Les réflexes de janvier du jardinier prévoyant
Planter en plein cœur de l’hiver impose quelques règles. L’erreur serait de travailler une terre gelée ou gorgée d’eau. Mieux vaut attendre un léger redoux, installer les mottes puis protéger les racines. Un paillage organique de 5 à 7 cm (feuilles mortes, broyat) limite les chocs de température et garde l’humidité, tandis qu’un arrosage modéré hors période de gel aide à la reprise. Un nettoyage en douceur des feuilles abîmées des hellébores met les fleurs en valeur et limite les maladies.
- Vérifier que le sol n’est ni dur comme de la pierre ni saturé d’eau.
- Pailler généreusement les nouvelles plantations.
- Arroser si la pluie manque, mais jamais en période de gel.
- Nettoyer sans excès pour laisser des refuges à la faune utile.

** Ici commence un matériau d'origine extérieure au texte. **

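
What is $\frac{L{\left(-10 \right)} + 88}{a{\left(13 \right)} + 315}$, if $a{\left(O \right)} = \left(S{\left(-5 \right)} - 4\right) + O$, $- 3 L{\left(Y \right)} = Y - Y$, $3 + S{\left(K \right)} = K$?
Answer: $\frac{22}{79} \approx 0.27848$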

Les jardiniers prévoyants pensent aussi au sol et aux tailles. Pour le microbiologiste Christophe Mercier-Thellier, "Une éponge humide pendant plus de 10 heures devient un incubateur parfait. Elle ne sèche jamais complètement, permettant aux microbes de se multiplier sans interruption", a-t-il expliqué au Figaro ; d’où l’intérêt de bien l’assainir avant de la mettre au compost. "Au lieu de jeter les vieilles éponges, vous pouvez les couper et les ajouter à votre compost. Si elles sont fabriquées à partir de sources naturelles comme le loofah ou la cellulose, elles sont parfaites pour équilibrer les matériaux riches en azote et absorber l’eau, en gardant le compost bien humide pour l’activité microbienne", a expliqué Richard King, expert en jardinage et directeur de Dino Decking, au média britannique Express, tout en rappelant : "Les éponges de cuisine synthétiques, en revanche, ne doivent jamais être compostées car elles peuvent ajouter des toxines au compost". Côté sécateur, les rosiers "ont besoin que les tiges mortes ou qui se frottent soient supprimées", a indiqué Julian Palphramand, responsable des plantes chez British Garden Centres, au média Express, qui précise aussi : "Les hortensias paniculés et les hortensias arborescents supportent des coupes sévères, en retirant entre un tiers et la moitié du bois le plus âgé avant que les bourgeons ne gonflent." Pour les clématites de groupe 3, le jardinier Mickey Gast conseille de les rabattre pour "stimuler une repousse vigoureuse", tandis que les experts de Hillier résument la taille hivernale des fruitiers à pépins ainsi : "Supprimez les branches qui se croisent, mortes ou malades. Raccourcissez la pousse de l’année précédente d’un tiers", ont-ils indiqué au média Express. Mickey Gast rappelle enfin : "L’hiver n’est pas le moment de tailler ces plantes, car vous enlèveriez en même temps les nouveaux bourgeons."